Beyond the narrative of doom?

A short reflection on new figures revealed by LGC today which reinforce the prevailing narrative of doom for those working in local councils. The LGC survey reports that a fifth of senior managers believe their council’s workforce will shrink by more than 35% by 2020. To achieve savings, the research suggests that 51% of councils intend to outsource more of their services in future, and 58% are moving towards becoming a commissioning council.

The figures suggest that, as we found from our own research, perma-austerity is driving councils to work in different ways with 8 in 10 saying they would deliver services in future through closer partnerships with other authorities, and two thirds saying they would work more closely with NHS bodies.

While it is encouraging to learn that councils are planning to work in different ways; moving beyond the salami slicing approach of the early years of austerity, the biggest challenge will be how to help those working in the public sector to thrive and flourish in this environment. In the midst of so much change, (and loss), how can we best support the workforce to be resilient, and to develop the new skills and new roles that they will need to be effective in this environment?

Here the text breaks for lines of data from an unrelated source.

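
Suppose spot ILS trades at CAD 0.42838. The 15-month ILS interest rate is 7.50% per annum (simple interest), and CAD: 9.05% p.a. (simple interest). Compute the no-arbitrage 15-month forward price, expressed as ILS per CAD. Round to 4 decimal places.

T = 15/12 years.
CAD growth factor: 1 + 0.0905×15/12 = 1.113125.
Growth of 1 ILS over T: 1 + 0.0750×15/12 = 1.093750.
Forward (CAD per ILS) = 0.42838 × 1.113125 / 1.093750 = 0.4359684.
Invert for ILS per CAD: 1 / 0.4359684 = 2.2937.

2.2937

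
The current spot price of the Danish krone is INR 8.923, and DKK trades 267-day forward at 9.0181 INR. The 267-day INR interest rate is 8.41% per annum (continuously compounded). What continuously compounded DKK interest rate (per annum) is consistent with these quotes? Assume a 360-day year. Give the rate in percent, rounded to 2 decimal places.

6.98%

T = 267/360 years.
CIP gives F = S · g_INR/g_DKK, so g_INR/g_DKK = 9.0181/8.923 = 1.0106579.
INR growth factor: e^(0.0841×267/360) = 1.0643605.
Hence g_DKK = 1.0531363.
r = ln(1.0531363)/(267/360) = 0.069806 → 6.98%.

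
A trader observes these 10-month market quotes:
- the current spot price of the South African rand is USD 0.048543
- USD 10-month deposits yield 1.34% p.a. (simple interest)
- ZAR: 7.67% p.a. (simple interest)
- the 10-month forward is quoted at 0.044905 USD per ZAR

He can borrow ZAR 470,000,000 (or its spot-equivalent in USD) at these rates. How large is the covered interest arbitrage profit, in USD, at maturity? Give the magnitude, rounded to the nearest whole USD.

USD 615,646

T = 10/12 years.
Invest the ZAR and cover forward: 470,000,000 × 1.0639166667 × 0.044905 = USD 22,454,333.62.
Convert at spot and invest in USD: 470,000,000 × 0.048543 × 1.0111666667 = USD 23,069,979.85.
The quoted forward undervalues ZAR, so borrow ZAR, convert to USD at spot, deposit the USD at 1.34%, and buy ZAR forward at 0.044905 to cover the loan.
Profit = 23,069,979.85 − 22,454,333.62 = USD 615,646.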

Our research has identified some of the different skills and roles that might be needed, but those working in the public sector have told us that there needs to be a new narrative for the workforce – a new vision that moves beyond the narrative of doom and loss, with clarify around expectations, opportunities and support for development. Those tasked with commissioning or delivering public services in whatever form will need space and time for reflection, with peer to peer support and action learning to help them achieve better outcomes for residents in very different ways from the the past.